Corporate governance
Sky City operates under a comprehensive regime of corporate governance protocols that are regularly monitored and compared with international standards. When measured against such benchmarks, we are confident that our governance procedures are at the forefront of best practice.
Within the business, we have developed a "Code of Business Practice" which sets out the standards and ethics expected of our people in their dealings with customers, suppliers, regulators and fellow employees. The board’s Corporate Governance Committee monitors compliance with the Code of Business Practice.
The board’s Audit Committee regularly monitors the internal control environment within the operation and ensures that Sky City’s comprehensive risk management programme and business continuity planning is effective across all business units.

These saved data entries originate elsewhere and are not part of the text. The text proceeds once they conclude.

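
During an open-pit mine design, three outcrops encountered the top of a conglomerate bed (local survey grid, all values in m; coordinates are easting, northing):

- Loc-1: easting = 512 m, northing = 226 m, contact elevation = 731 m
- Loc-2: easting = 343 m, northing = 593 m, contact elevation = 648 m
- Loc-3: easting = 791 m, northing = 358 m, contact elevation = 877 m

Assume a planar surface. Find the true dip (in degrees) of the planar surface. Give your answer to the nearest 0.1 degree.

Two edge vectors: Loc-1→Loc-2 = (-169, 367, -83), Loc-1→Loc-3 = (279, 132, 146).
Normal n = (Loc-1→Loc-2) × (Loc-1→Loc-3) = (64538, 1517, -124701).
So ∂z/∂easting = −n_x/n_z = 0.51754 and ∂z/∂northing = −n_y/n_z = 0.01217.
Gradient magnitude |∇z| = √(a² + b²) = √(0.26785 + 0.00015) = 0.51768.
True dip = arctan(0.51768) = 27.4°, dipping toward W (azimuth ≈ 269°).

27.4°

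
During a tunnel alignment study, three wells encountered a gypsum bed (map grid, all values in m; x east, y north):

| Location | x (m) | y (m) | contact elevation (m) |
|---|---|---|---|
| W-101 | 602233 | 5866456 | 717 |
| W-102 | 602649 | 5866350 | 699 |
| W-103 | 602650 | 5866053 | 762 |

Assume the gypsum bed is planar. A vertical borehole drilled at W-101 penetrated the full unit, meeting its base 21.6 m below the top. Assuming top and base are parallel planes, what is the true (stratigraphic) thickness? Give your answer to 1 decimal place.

21.0 m

Two edge vectors: W-101→W-102 = (416, -106, -18), W-101→W-103 = (417, -403, 45).
Normal n = (W-101→W-102) × (W-101→W-103) = (-12024, -26226, -123446).
So ∂z/∂x = −n_x/n_z = −0.09740 and ∂z/∂y = −n_y/n_z = −0.21245.
|∇z| = √(a²+b²) = 0.23371, so dip δ = arctan(0.23371) = 13.15°.
True thickness = vertical thickness × cos δ = 21.6 × cos 13.15° = 21.0 m.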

Our operational management maintains a co-operative relationship with the CCA, which is responsible for casino licensing in New Zealand, and with the Department of Internal Affairs’ casino inspectorate, which supervises the operation of casinos on behalf of the CCA. Sky City has maintained an excellent record of regulatory and licence compliance since the complex was opened some three and a half years ago.
Year 2000
Sky City is confident it is Year 2000 (Y2K) ready. Until 1 January 2000 there remains a question mark over all computer systems and computer-controlled equipment, but all our significant applications, equipment and systems have been assessed, remedied where necessary, tested, and proven to be Y2K ready. Business continuity plans are in place and have been tried and tested for all core operations.

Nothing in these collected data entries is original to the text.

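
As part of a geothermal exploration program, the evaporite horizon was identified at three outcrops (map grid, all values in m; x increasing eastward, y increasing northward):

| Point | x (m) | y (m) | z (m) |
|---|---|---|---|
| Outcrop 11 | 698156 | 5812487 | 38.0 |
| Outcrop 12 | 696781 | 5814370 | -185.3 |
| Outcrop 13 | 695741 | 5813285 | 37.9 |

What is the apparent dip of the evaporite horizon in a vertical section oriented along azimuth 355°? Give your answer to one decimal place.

Two edge vectors: Outcrop 11→Outcrop 12 = (-1375, 1883, -223.3), Outcrop 11→Outcrop 13 = (-2415, 798, -0.1).
Normal n = (Outcrop 11→Outcrop 12) × (Outcrop 11→Outcrop 13) = (178005.1, 539132, 3450195).
So ∂z/∂x = −n_x/n_z = −0.05159 and ∂z/∂y = −n_y/n_z = −0.15626.
Unit vector along 355° is (sin 355°, cos 355°) = (-0.0872, 0.9962).
Slope in that direction = a·(-0.0872) + b·(0.9962) = −0.15117.
Apparent dip = arctan|0.15117| = 8.6° (true dip is 9.3°, so apparent ≤ true as expected).

8.6°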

We have also assessed our reliance on external suppliers and vendors and are satisfied that our critical suppliers expect to be Y2K ready. We are very aware of our reliance on the providers of utility supplies such as gas, electricity, water, waste water, and telecommunications. Wherever possible, the potential risks associated with these essential external supplies have been mitigated by the implementation of contingency plans, with additional resources already in place or programmed to be in place at date-sensitive times over the next six months.
New opportunities
In December 1998, we were pleased to announce our participation in the consortium application for a casino premises licence in Hamilton. The licence hearings were concluded in August and a decision from the CCA is currently awaited.

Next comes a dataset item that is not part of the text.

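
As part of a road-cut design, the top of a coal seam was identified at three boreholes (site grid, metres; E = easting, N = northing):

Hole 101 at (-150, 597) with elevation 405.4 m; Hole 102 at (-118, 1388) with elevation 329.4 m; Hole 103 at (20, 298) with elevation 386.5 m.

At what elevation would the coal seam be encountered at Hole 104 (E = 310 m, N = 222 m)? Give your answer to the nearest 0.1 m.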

In June we were pleased to report that a casino premises licence for Queenstown had been awarded. We expect to open in Queenstown with a 12 table, 70 machine casino early in 2001. Sky City will be a 60% owner of the Queenstown casino and will be the operator of the facility.
Looking forward
Looking forward, we see opportunities for Sky City to grow and to add value. The events scheduled for the 2000 financial year will provide an immediate opportunity for increased Sky City revenues and profits. The challenge for Sky City will be to build on these opportunities into the new millennium.
On reflection
Three and a half years after opening in February 1996, we reflect with real satisfaction on a sequence of strong financial results and significant distributions and value gains to our shareholders - a sequence we expect to continue into the future.